Om die benodigde vijf miljoen euro binnen te halen is, onder meer, het park onlangs virtueel in de verkoop gebracht. Belangstellenden kunnen via het internet een stukje park ’kopen’. De opbrengsten dragen bij aan de restauratie van het park. Wie naar www.koopvondelpark.nl surft kan op de plattegrond van het park inzoomen naar een willekeurige plek. Een kleurenindicatie geeft aan of het stukje beschikbaar is, een optie bevat, of inmiddels is ‘verkocht’. De grootte bepaalt de prijs, vanaf tien euro komt zestien vierkante meter ‘in het bezit’. Na betaling ontvangt de koper een certificaat van ‘zijn/haar’ stukje Vondelpark, met daarbij een kleurenkaart van het Vondelpark, een uitvergroting van de gekochte grond, het coördinaatnummer en de naamsvermelding.
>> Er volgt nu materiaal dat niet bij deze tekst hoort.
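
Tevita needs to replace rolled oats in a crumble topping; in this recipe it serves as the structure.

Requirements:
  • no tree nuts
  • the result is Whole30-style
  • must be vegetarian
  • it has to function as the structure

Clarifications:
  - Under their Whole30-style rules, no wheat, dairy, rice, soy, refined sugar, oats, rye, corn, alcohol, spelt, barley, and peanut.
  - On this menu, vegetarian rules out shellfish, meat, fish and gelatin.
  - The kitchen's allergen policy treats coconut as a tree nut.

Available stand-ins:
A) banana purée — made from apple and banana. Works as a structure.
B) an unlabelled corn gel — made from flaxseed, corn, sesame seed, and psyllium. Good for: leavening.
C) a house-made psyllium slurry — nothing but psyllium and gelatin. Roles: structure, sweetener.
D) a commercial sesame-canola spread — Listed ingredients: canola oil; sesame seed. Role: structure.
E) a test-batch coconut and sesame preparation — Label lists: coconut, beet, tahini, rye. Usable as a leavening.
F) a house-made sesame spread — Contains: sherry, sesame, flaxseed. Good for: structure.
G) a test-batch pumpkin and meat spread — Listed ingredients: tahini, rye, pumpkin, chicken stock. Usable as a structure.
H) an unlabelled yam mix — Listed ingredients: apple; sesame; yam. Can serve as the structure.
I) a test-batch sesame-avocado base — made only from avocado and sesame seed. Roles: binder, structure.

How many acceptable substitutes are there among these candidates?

A: only apple and banana; none excluded — valid
B: not usable as a structure; has corn, so not Whole30-style — reject
C: has gelatin, so not vegetarian — out
D: only sesame seed and canola oil; none excluded — valid
E: not usable as a structure; has rye, so not Whole30-style (and 1 more) — out
F: has sherry, so not Whole30-style — no
G: has rye, so not Whole30-style; has chicken stock, so not vegetarian — reject
H: only sesame, apple, and yam; none excluded — keep
I: only sesame seed and avocado; none excluded — valid

4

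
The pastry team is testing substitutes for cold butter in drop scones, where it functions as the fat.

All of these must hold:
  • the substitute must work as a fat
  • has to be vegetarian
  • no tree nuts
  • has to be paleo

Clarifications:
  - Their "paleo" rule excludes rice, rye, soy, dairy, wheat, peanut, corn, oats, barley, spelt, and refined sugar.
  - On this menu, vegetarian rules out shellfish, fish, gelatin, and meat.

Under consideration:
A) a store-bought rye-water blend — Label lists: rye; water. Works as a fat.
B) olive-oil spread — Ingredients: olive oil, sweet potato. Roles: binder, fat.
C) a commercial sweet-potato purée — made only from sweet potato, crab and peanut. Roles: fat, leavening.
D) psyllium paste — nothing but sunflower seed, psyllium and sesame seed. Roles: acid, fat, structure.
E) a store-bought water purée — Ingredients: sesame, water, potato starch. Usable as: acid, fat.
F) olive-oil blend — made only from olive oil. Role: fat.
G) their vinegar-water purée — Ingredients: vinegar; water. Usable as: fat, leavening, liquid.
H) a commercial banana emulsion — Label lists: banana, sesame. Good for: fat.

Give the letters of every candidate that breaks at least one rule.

A: has rye, so not paleo — reject
B: nothing on the exclusion list — keep
C: has peanut, so not paleo; has crab, so not vegetarian — out
D: only sesame seed, sunflower seed, and psyllium; none excluded — OK
E: every rule checks out — keep
F: paleo, no tree nuts — keep
G: every rule checks out — keep
H: vegetarian, paleo — OK

A, C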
Met onder meer een campagne in Het Parool wordt het publiek op ludieke wijze opgeroepen een deel van het park virtueel te kopen, bijvoorbeeld: geef eens een stukje Vondelpark op een verjaardag, of verras je vriendin op Valentijnsdag met haar favoriete stukje park, of wil je net als Simon Carmiggelt ook wel je eigen bankje, bijvoorbeeld ‘als de plek van onze eerste kus’.




© 2005 Theo van Oeffelt meer Theo van Oeffelt - meer "Een omweg waard"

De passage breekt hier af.